Книги, выцветшие, будто присыпанные пылью. Протянув руку, берет наугад. Открывает титульную страницу.
Коллеге по писательскому цеху. Прими сей плод темных ночей и светлых дней.
«Феерическая пошлость… Хотя какая разница? Снотворное – почитаю и усну».
Творения коллег по цеху – все с дарственными надписями – отец свозил на дачу. Говорил: в городе читать некогда, не то что здесь, на природе. Эти книги читала она. Иногда спрашивала: «А этот тебе нравится?» Отец мычал неопределенно. Готова поспорить: даже не открывал. Предпочитал русскую классику. На городских полках стояли собрания сочинений. Когда задавали по литературе, спрашивала: «Можно я возьму Гоголя?» После нее отец всегда пролистывал. Искал карандашные пометки, требовал: сотри. Будто галочка на полях кому-нибудь мешает.

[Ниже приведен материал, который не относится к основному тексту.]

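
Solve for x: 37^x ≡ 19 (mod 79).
14

Baby-step giant-step with step n = ⌈√79⌉ = 9.
Baby steps 37^j mod 79 (j:value) for j=0..8: 0:1, 1:37, 2:26, 3:14, 4:44, 5:48, 6:38, 7:63, 8:40.
Giant-step multiplier: 37^(-9) ≡ 37^(78-9) = 37^69 ≡ 15 (mod 79).
Giant steps γ_i = 19·15^i mod 79: γ_0=19, γ_1=48 (in table at j=5).
x = i·n + j = 1·9 + 5 = 14.
Check: 37^14 ≡ 19 (mod 79).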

«Уж лучше галочки, чем эти идиотские надписи…» – отложив книгу, выходит во двор. Здесь тихо, ни малейшего ветерка. Ни чужих губ, которые о чем-то просят.
Однажды спросила: ты веришь в бога? Отец задумался: «Не знаю, вера – трудный вопрос… Но, с другой стороны, творческий человек должен во что-то верить. Необходим надличный посыл. Без этого ничего не получится. Иногда кажется, будто это – не я, моя рука: пишет, а кто-то диктует…»
Она поднимает глаза, смотрит в небо, затянутое вечерним маревом. Гоголю она бы поверила. Но что это за бог, который движет рукой графомана?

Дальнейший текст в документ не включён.